The following lists my heat point measurements and readings:

Time, Outside, Door, Hearth, Back Wall, Lintel, Dome

4pm 105 300 270 220 380 390

430 105 440 450 400 550 780

5pm 115 380 550 450 550 whitening

Pizza time....Put in two pizzas in succession....happy!

Let oven cool down, spread coals, push to back....Time to bake some stuff:

Albondigas with roasted shallots - spanish meatballs

Roasted fennel, turnips and onions, with roasted garlic bulbs

Whole wheat sourdough breads -5 Breadsticks, 6 Breads and 15 Rolls (see bread posting)

Pulled coals for fireplace and put 4 calzones where the coals were.

8pm 125 220 300 325 closed damper

Put in two chickens, roasted for about 2.5 hours (see roasted chicken posting)

All in all a successful bake. Pizzas great, calzones were late, breads to taste and toast....chickens look awesome. One is a gift with roasted vegetables and the other is going for a picnic in the mountains.

Next morning the hearth and back wall were 175 degrees, if I'd closed damper and covered, I'm sure it would have been higher.

Any comments on cooking lots of things at different temps would be appreciated.....

james 01-12-2007 05:58 AM

Re: Heat Juggling
Hey Jim,

How long are you going to be in Javea this time? Are you settled in for the winter? The year? I am guessing you are having great weather -- it's beautiful and warm here today. I guess global warming has its benefits, as long as you don't live in at sea level.:rolleyes:

It looks to me as though after about 90 minutes, your cooking floor was about 550F and the dome was going clear. Do you think there is any way to get your floor hotter? Say 650F?

If you can do that, I think the bottom and the top of the pizza will both cook in about 3 mintues -- perfect balance. Anything longer than that, I think you pizza might tend to dry out and get a little tougher.

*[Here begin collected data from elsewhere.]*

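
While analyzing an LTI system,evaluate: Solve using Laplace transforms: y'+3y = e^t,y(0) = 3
Take L: sY - 3+3Y=1/(s-1)
Y(s+3)=1/(s-1)+3
Y=1/((s-1)(s+3))+3/(s+3)
Partial fractions: 1/((s-1)(s+3))=(1/4)/(s-1) - (1/4)/(s+3)
So Y=(1/4)/(s-1)+(11/4)/(s+3)
Inverse Laplace transform (L^(-1){1/(s-1)}=e^t, L^(-1){1/(s+3)}=e^(-3t)):

Answer: y(t)=(1/4)·e^t+(11/4)·e^(-3t)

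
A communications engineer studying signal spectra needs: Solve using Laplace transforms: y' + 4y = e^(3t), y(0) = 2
Take L: sY - 2+4Y=1/(s-3)
Y(s+4)=1/(s-3)+2
Y=1/((s-3)(s+4))+2/(s+4)
Partial fractions: 1/((s-3)(s+4))=(1/7)/(s-3) - (1/7)/(s+4)
So Y=(1/7)/(s-3)+(13/7)/(s+4)
Inverse Laplace transform (L^(-1){1/(s-3)}=e^(3t), L^(-1){1/(s+4)}=e^(-4t)):

Answer: y(t)=(1/7)·e^(3t)+(13/7)·e^(-4t)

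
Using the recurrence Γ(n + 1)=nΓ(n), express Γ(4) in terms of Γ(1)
Γ(4) = 3Γ(3) = 3·2Γ(2) = ... = 3!·Γ(1) = 6·Γ(1)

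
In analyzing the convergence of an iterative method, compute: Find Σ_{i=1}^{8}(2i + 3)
=2·Σ i + 3·8=2·36 + 24=96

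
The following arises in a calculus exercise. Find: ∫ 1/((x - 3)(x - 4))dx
Partial fractions: 1/((x-3)(x-4)) = A/(x-3) + B/(x-4)
A = -1, B = 1
∫ [-1· 1/(x-3) + 1· 1/(x-4)] dx
= (1)[ln|x-4| - ln|x-3|] + C

Answer: ln|(x-4)/(x-3)| + C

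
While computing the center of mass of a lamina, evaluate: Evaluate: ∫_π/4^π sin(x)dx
Antiderivative: -cos(x)
Evaluate at bounds: [-cos(1·π)/1] - [-cos(1·π/4)/1]
=(-(-1) + (√2/2))/1=1 + √2/2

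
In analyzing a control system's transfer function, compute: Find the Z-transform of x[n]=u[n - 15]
Using the time-shift property: Z{u[n-15]} = z^(-15)*z/(z-1)
= z^(-14)/(z-1)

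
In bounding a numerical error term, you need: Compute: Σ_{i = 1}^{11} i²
Using formula: Σ i^2=n(n + 1)(2n + 1)/6=11·12·23/6=506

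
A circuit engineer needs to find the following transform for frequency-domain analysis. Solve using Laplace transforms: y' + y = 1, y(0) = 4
Take L of both sides: sY(s) - 4 + Y(s)=1/s
Y(s)(s + 1)=1/s + 4
Y(s)=1/(s(s + 1)) + 4/(s + 1)
Partial fractions: 1/(s(s + 1))=1/s - 1/(s + 1)
So Y(s)=1/s + 3/(s + 1)
Inverse transform (L^(-1){1/s}=1, L^(-1){1/(s + 1)}=e^(-t)):

Answer: y(t)=1 + 3·e^(-t)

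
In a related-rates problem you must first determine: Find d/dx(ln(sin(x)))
Chain rule: d/dx[ln(u)] = u'/u where u = sin(x)
u' = cos(x)

Answer: (cos(x))/(sin(x))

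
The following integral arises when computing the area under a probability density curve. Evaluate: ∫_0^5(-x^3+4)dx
Step 1: Find antiderivative F(x)=(-1/4)x^4+4x
Step 2: F(5) - F(0)=-545/4 - (0)=-545/4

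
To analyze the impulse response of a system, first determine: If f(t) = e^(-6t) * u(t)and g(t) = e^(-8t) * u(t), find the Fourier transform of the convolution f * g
By the convolution theorem: F{f*g}=F(omega)*G(omega)
F(omega)=1/(6+j*omega), G(omega)=1/(8+j*omega)
F{f*g}=1/((6+j*omega)(8+j*omega))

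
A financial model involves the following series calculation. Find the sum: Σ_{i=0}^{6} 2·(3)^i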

The 2-3 minute pizza has a dark brown crust, but the pizza crumb is still moist and chewy.

Something to think about.

Xabia Jim 01-12-2007 09:42 AM

Re: Heat Juggling
James, are you really in Florence? or California?

We're in Javea for the winter. Weather is fine as long as the sun is out! It's a cold country with a hot sun.....

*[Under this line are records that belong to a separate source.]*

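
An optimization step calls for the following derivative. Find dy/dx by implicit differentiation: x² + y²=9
Differentiate both sides: 2x+2y·(dy/dx) = 0
Solve: dy/dx = -2x/(2y) = -x/y

Answer: dy/dx = -x/y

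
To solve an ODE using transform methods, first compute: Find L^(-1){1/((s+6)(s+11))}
Partial fractions: 1/((s + 6)(s + 11))=A/(s + 6) + B/(s + 11)
Cover-up: A=1/(s + 11)|_{s=-6}=1/5; B=1/(s + 6)|_{s=-11}=-1/5
L^(-1)=(1/5)e^(-6t) - (1/5)e^(-11t)

Answer: (1/5)(e^(-6t) - e^(-11t))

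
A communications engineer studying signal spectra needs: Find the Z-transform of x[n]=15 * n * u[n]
Z{n * u[n]} = z/(z-1)^2
By linearity: Z{15 * n * u[n]} = 15z/(z-1)^2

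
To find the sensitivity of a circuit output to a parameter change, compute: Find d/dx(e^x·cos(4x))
Product rule: (fg)' = f'g+fg'
f = e^x, f' = e^x
g = cos(4x), g' = -4·sin(4x)

Answer: e^x·cos(4x)-4·e^x·sin(4x)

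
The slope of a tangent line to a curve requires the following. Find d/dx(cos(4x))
Chain rule: d/dx[cos(u)]=-sin(u)·u' where u=4x
u'=4

Answer: -4·sin(4x)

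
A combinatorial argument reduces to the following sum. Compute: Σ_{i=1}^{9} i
Using formula: Σ i^1=n(n+1)/2=9·10/2=45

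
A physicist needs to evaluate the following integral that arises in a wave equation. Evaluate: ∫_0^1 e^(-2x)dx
Antiderivative: (1/(-2))e^(-2x)
Evaluate: (1/(-2))(e^-2 - 1)

Answer: (e^-2 - 1)/(-2)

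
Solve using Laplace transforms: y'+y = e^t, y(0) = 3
Take L: sY - 3+Y = 1/(s-1)
Y(s+1) = 1/(s-1)+3
Y = 1/((s-1)(s+1))+3/(s+1)
Partial fractions: 1/((s-1)(s+1)) = (1/2)/(s-1) - (1/2)/(s+1)
So Y = (1/2)/(s-1)+(5/2)/(s+1)
Inverse Laplace transform (L^(-1){1/(s-1)} = e^t, L^(-1){1/(s+1)} = e^(-t)):

Answer: y(t) = (1/2)·e^t+(5/2)·e^(-t)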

I'm finding that the pizzas are coming out fine. I'm not used to the high heat that you talk about and will have to experiment with the hotter hearth and three minute pizzas! I'm also using the whole wheat recipes (doctors orders) which are a bit different. It's probably a bit lower temperature on the hearth, but I then turn down the fire a bit so it's not blasting the top of the pizza too bad. I also have a tendency to overload the pizza a bit trying to get too much on it!

Thanks for your thoughts....


james 01-12-2007 10:08 AM

Re: Heat Juggling

The coldest I have ever been was in my father-in-law's house outside Denia in December -- before he put in central heating. Ouch. I think you could see your breath over breakfast.

We're in Florence now, and this will be our third year out of four here. FB has a great team in California, so we are able to do this. :) Still, our oldest daughter goes into High School next year, and good schools are on our mind.

I think you will enjoy some Italian pizza in a hotter oven. Give it shot and see if you like it.


Xabia Jim 01-13-2007 10:17 PM

Re: Heat Juggling

I know what you mean. My parents lived in Javea for 30 years without central heat. Leaky doors and windows whistled in the winds. They had a fireplace and used the "gas fires" with butano for radiant heat. It's hard to heat up a concrete house in the winter here. In their last few years they had a hot tub by the pool and that warmed their old bones...

Now I think you're quite a bit colder in Florence....keep those fires burning!

Italy is on our list to explore in the next few years.....our youngest just got married! So we're empty nesters....

I'd sent you an email at FB, did you get it?